Danno ambientale
Scarichi fognari in mare sotto la bandiera blu: il video shock da Contesse
Fogna sversata in mare: Amam parla di scarichi autorizzati dopo un guasto causato dal ciclone Harry, ma residenti e consiglieri denunciano fuoriuscite continue da oltre un anno
Fogna direttamente sversata in mare. È l'allarme lanciato dal video fatto da un sub nella zona di Contesse. Le immagini hanno fatto il giro del web creando molta indignazione.
In quel tratto di costa, infatti, già da due anni, Messina ha ottenuto la bandiera blu. Com'è possibile che proprio lì dove sventola la bandiera che assicura balneazione di alta qualità ci sia fogna in mare?

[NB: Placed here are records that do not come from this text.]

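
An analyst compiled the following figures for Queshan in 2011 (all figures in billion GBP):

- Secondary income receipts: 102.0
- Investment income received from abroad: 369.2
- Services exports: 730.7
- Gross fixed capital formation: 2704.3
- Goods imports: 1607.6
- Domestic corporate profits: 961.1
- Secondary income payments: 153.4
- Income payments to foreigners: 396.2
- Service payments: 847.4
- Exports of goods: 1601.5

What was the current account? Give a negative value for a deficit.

-201.2

Goods balance = 1601.5 - 1607.6 = -6.1
Services balance = 730.7 - 847.4 = -116.7
Trade balance (goods + services) = -6.1 + (-116.7) = -122.8
Net primary income = 369.2 - 396.2 = -27.0
Net secondary income = 102.0 - 153.4 = -51.4
Current account = -122.8 + (-27.0) + (-51.4) = -201.2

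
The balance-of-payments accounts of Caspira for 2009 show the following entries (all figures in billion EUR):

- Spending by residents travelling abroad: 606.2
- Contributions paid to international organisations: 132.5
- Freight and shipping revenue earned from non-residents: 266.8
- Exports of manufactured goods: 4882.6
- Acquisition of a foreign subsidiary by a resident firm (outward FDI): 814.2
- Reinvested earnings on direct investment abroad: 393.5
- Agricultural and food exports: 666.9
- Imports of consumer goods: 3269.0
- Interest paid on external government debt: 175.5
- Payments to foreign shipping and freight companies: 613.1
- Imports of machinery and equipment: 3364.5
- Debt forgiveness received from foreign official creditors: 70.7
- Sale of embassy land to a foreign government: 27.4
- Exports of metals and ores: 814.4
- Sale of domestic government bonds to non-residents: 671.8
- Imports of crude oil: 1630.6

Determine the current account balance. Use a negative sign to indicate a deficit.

-2767.2

Goods: -3364.5 + 666.9 - 3269.0 + 814.4 + 4882.6 - 1630.6 = -1900.2
Services: -606.2 - 613.1 + 266.8 = -952.5
Primary income: 393.5 - 175.5 = 218.0
Secondary income: -132.5
Current account = (-1900.2) + (-952.5) + 218.0 + (-132.5) = -2767.2
(Excluded from the current account — financial account: acquisition of a foreign subsidiary by a resident firm (outward FDI) 814.2, sale of domestic government bonds to non-residents 671.8; capital account: debt forgiveness received from foreign official creditors 70.7, sale of embassy land to a foreign government 27.4.)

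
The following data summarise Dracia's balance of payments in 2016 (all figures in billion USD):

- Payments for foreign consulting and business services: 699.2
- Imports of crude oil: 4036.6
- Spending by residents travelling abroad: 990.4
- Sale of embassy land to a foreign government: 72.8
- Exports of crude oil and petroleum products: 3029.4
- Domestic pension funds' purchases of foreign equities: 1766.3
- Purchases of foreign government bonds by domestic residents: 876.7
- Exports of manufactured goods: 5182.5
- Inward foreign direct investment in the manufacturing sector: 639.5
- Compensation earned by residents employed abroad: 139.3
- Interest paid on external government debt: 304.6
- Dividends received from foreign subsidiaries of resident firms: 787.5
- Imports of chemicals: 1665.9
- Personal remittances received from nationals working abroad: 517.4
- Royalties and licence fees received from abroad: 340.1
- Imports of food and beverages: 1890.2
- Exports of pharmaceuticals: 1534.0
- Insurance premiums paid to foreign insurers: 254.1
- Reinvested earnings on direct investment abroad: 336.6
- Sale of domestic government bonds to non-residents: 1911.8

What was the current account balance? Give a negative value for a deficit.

2025.8

Goods: 5182.5 - 1665.9 + 1534.0 + 3029.4 - 4036.6 - 1890.2 = 2153.2
Services: 340.1 - 699.2 - 254.1 - 990.4 = -1603.6
Primary income: 787.5 + 139.3 + 336.6 - 304.6 = 958.8
Secondary income: 517.4
Current account = 2153.2 + (-1603.6) + 958.8 + 517.4 = 2025.8
(Excluded from the current account — capital account: sale of embassy land to a foreign government 72.8; financial account: domestic pension funds' purchases of foreign equities 1766.3, purchases of foreign government bonds by domestic residents 876.7, inward foreign direct investment in the manufacturing sector 639.5, sale of domestic government bonds to non-residents 1911.8.)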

La situazione è un po' ingarbugliata. Per capirla bisogna partire da questo, nel mare di Contesse, quartiere nella zona sud di Messina, esiste un sistema di pompaggio che dovrebbe portare i liquami fognari fino al depuratore di Mili, ancora più a sud, per essere depurati.
Per questo sono stati avviati dei lavori, che sono terminati – così si legge nel cartello ancora esposto – nel maggio del 2024: «Poco dopo però è stato chiuso, faceva un rumore assordante, scattava spesso l'allarme, gli abitanti si sono lamentati, e spesso dovevano intervenire le forze dell'ordine, non è mai dunque, se non brevemente, entrato in funzione», spiega Davide Siracusano, presidente della II circoscrizione (appena rieletto).
Ed è questo il nodo, perché l'Amam, la partecipata del comune che gestisce il servizio idrico e fognario, ha diramato una nota in risposta all'indignazione generale per quelle immagini. Nella nota, in sostanza, il direttore generale, Davide Maimone, e l'amministratore unico, Salvatore Ruello, spiegano che l'impianto è stato danneggiato dal ciclone Harry (quindi lo scorso gennaio), e che per questo è stato autorizzato uno sversamento in mare temporaneo:
«Lavori di messa in sicurezza dell'impianto di sollevamento fognario, che sono in fase di completamento – si legge nella nota -. Durante l’esecuzione di tali lavori, come tecnicamente contemplato e intuibile sono previsti temporanei sversamenti che comunque, ex legis, sono stati preventivamente comunicati agli Enti di controllo e all’Amministrazione Comunale».
Non è quello che denuncia, però, il presidente della II Circoscrizione, che spiega: «Mentono, sapendo di mentire. La situazione è questa da almeno un anno, il ciclone Harry non c'entra nulla e lo dimostrerò».
A confermare che il ciclone c'entri poco, anche abitanti della via del Carmine, cioè la via dove a Contesse è stato realizzato l'impianto di pompaggio, e dove ora la fogna viene sversata direttamente in mare: «Da almeno un anno, facciamo continue segnalazioni», racconta Antonio De Maria, abitante di via del Carmine -, abbiamo scritto all'Amam, alla Guardia costiera, a tutti. L'anno scorso ci hanno detto che dovevano terminare dei lavori entro settembre: questa situazione è così da un anno ininterrotto.
Prima pure capitava, ma solo in alcuni momenti, per poche ore, da un anno, ripeto, lo sversamento fognario in mare è costante 24 ore al giorno: siamo una 30ina di famiglie, ci sono due accessi al mare, hanno messo pure le docce, ma accanto alla fogna come si può?”.
A parlare di un anno è anche Libero Gioveni, consigliere comunale di Fdi: «Questo tratto di condotta si trova a 100 mt. dalla riva proprio di via del Carmine a Contesse, e questi sversamenti, nonostante le segnalazioni fatte dal sottoscritto e dalla Circoscrizione (le ultime di quest'ultima nel mese di marzo) insistono vergognosamente da circa 1 anno a causa del parziale funzionamento del depuratore di Mili che fa tornare indietro la fognatura trovando libero sfogo dagli sfiati della condotta».
E non è solo Contesse: «Identica condizione in sfregio all'ambiente marino si registra nella zona sud anche a Zafferia e in zona Zir – continua Gioveni -. Tutto questo è inaccettabile, oltre per il danno ambientale in sé per il quale qualcuno dovrebbe certamente rispondere, anche perché ai cittadini di questa zona che nella stagione estiva vorrebbero usufruire di questo tratto di mare, ne viene loro impedito spudoratamente l'utilizzo».